After a long period of relative neglect, the late twentieth and early twenty-first centuries have witnessed a remarkable revival of interest in domestic scenes, as if keen to capture something in the moment of its evanescence. Think of the strange primal scene caught in Eric Fischl’s Bad Boy (1981) and other suburban interiors by the Long Island-born painter. Or the fizzling energy of Mona Hatoum’s installation Homebound (2000), in which ordinary kitchen utensils and furniture are transformed into something anxious and menacing by wiring them up to the mains. Meanwhile, feminist artists like Martha Rosler turned the home into a site of violence and suffocation in works like Bathroom Surveillance or Vanity Eye (1967–1972) and Semiotics of the Kitchen (1975) and Louise Lawler’s works like Foreground (1994) used images of other works of art in the context of the rich apartments of their owners as a form of institutional critique.

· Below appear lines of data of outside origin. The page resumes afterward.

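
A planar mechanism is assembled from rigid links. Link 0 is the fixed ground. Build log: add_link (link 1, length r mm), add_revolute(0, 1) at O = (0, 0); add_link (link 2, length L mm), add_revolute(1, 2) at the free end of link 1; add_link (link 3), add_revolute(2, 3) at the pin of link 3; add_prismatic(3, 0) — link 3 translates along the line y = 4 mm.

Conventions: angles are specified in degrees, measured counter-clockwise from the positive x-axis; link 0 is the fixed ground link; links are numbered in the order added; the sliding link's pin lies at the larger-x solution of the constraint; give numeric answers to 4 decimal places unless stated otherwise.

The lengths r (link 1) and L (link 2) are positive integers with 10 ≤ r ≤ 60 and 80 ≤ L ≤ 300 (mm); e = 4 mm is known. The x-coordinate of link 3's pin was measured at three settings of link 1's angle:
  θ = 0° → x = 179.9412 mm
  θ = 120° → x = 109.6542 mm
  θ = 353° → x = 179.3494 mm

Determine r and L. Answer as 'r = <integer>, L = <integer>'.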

In February 2017, Victoria Rodrigues O’Donnell reviewed two exhibitions in London for the Quietus which both focused in different ways on house and home. Speaking of the then current show Room at Sadie Coles HQ, she wrote of the “open and inviting installation”, Folding House (2017) by Marvin Gaye Chetwynd and the sense of “entrapment, isolation and rage” in Louse Bourgeois’s Cell XVII (Portait) (2000). Across town at Victoria Miro, the show House Work, with work by Grayson Perry, Mamma Andersson, and Karen Kiliminik, recalled for O’Donnell the ‘topoanalysis’ of the French philosopher Gaston Bachelard for whom the home is more a “psychic state” than a physical location, “and even when reproduced as it appears from the outside,” he continues, “it bespeaks intimacy.”

As galleries and museums around the world have gone into lockdown, many have moved their exhibitions online, creating virtual galleries on their websites full of images, videos, talks and ‘virtual tours’ of their now-inaccessible physical spaces. In the process, as we download and digest these works, they turn each of our homes into spaces for the consumption of art works – that is, effectively, into galleries themselves in all but name (just like Drew Daniel and MC Schmidt’s loo). Instead of white walls and wooden frames, we experience these works mounted in the plastic or aluminium casings of our laptops, surrounded and contextualised by our own personal effects. But if Marcel Duchamp’s gesture, with his bottle-rack, snow shovel, and ‘fountain’, was to suggest that any old object, when placed in a gallery, might attain the dignity of art, what does that mean for my own plant pots, cutlery, and soft furnishings? If my flat has been made into an exhibition space by the simple act of streaming Hauser & Wirth’s online platform, is everything else in it now a readymade work?

Duchamp may have dethroned the author-god, but in the process he succeeded in exalting and mystifying the space of the gallery, lending it occult, transformative powers. Perhaps the present situation could be the opportunity for a second dethronement – and a chance to find that same magic transubstantiation in our own everyday interiors. If, following Beuys, everyone is an artist; perhaps, too, every space can be an art gallery – even that little shelf just above the lavatory.